Turn, Turn, Turn is non-fiction, a view from Jenny’s front porch about life’s ups and downs, about unfailing hope and trust in the Author of all of our stories. On the other hand, the stories that fill her brain are fictional. Make-believe people with problems and triumphs of their own are longing to tell their stories to others. Straddling the fine line between insanity and genius, Jenny is still striving to get those stories out.

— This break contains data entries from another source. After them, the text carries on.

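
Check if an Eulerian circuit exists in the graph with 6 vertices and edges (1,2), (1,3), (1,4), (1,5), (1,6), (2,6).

Step 1: Find the degree of each vertex:
  deg(1) = 5
  deg(2) = 2
  deg(3) = 1
  deg(4) = 1
  deg(5) = 1
  deg(6) = 2

Step 2: Count vertices with odd degree:
  Odd-degree vertices: 1, 3, 4, 5 (4 total)

Step 3: Apply Euler's theorem:
  - Eulerian circuit exists iff graph is connected and all vertices have even degree
  - Eulerian path exists iff graph is connected and has 0 or 2 odd-degree vertices

Graph has 4 odd-degree vertices (need 0 or 2).
Neither Eulerian path nor Eulerian circuit exists.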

Her adult life has been incredibly blessed. For over 40 years, she has been married to her soulmate and best friend, James. Together, they raised two boys and a girl, who are all married and living in three different states. Traveling to enjoy eight grandchildren or just to wander in search of new adventures occupies their time when she is not working at her full-time job as a human resource analyst for the Arkansas Economic Development Commission. She is a past president of the Arkansas Chapter of American Christian Fiction Writers, and her fiction and poetry have won awards at many local conferences. Though her works in progress fall in the category of contemporary women’s fiction, she also loves imagining what life was like in earlier times. She helped to form and later became president of Saline County Preservation, with the goal of restoring local historic sites. There is undoubtedly a story about the past in her future as well.
This new website is intended to encourage others who have the same focus, to seek God first (Matthew 6:33), to wait on Him to renew our strength (Isaiah 40:31) and humbly to walk in His way (Micah 6:8).
May you be richly blessed by whatever you glean from her musings here.